Crowder College
- Type: Public community college
- Established: 1963; 63 years ago
- President: Chett Daniel
- Students: 3,864
- Location: Neosho, Missouri, United States
- Mascot: Roughrider
- Website: www.crowder.edu

= Crowder College =

Community college in Neosho, Missouri, U.S.

Crowder College is a public community college in Neosho, Missouri, United States. It serves the Community College District of Newton and McDonald counties in southwestern Missouri and other outlying areas. The school enrolled 3,864 in 2023.

Established in 1963 on the grounds of the former Fort Crowder, the college grants certificates, diplomas, and associate degrees. Its name honors General Enoch Crowder, a prominent Missourian, soldier, and statesman, as well as the veterans of World War I, who received their training at Fort Crowder.

== Accreditations ==
Crowder College is accredited by the Higher Learning Commission and approved by the Missouri Department of Elementary and Secondary Education and Coordinating Board for Higher Education. Specific programs are approved or accredited by the Missouri State Board of Nursing, Teacher Education Certification, through the Department of Elementary and Secondary Education, and the National Institute for Automotive Excellence (ASE).

Graduates of the Associate of Arts programs are admitted without examination to junior standing in all public universities and colleges in Missouri and many outside the state of Missouri.

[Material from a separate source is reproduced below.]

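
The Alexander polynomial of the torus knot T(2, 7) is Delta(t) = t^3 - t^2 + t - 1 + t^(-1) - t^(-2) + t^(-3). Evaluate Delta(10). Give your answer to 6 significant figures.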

Crowder is a member of the Missouri Community College Association and the American Association of Community Colleges.

==Longwell Museum==
The Longwell Museum, located in the Crowder College Elsie Plaster Community Center, has many displays and artifacts from the Fort Crowder days, when over 50,000 soldiers were stationed there. The museum also holds artwork by artists associated with Neosho, including Thomas Hart Benton and James Duard Marshall. In 1989, the Longwell Museum hosted the "Benton and Friends" exhibition in honor of the centennial of Thomas Hart Benton's birth. That exhibition brought together more than 80 works by Benton, John Steuart Curry, James Duard Marshall, Charles Banks Wilson, and Grant Wood.

== Solar team ==

Crowder's solar team designed and built the first solar powered vehicle to successfully complete a coast to coast journey across the United States in 1984. Since then Crowder has continued to distinguish itself in world and national solar energy competitions, most recently the Solar Decathlon in Washington, D.C., where the solar house entry from Crowder was selected as the "People's Choice" and placed 6th overall in the competition. Crowder was the only community college in the competition. This house is located on the Crowder campus. The Crowder campus also includes a wind powered turbine supplying energy to the MARET (Missouri Alternative & Renewable Energy Technology) Center.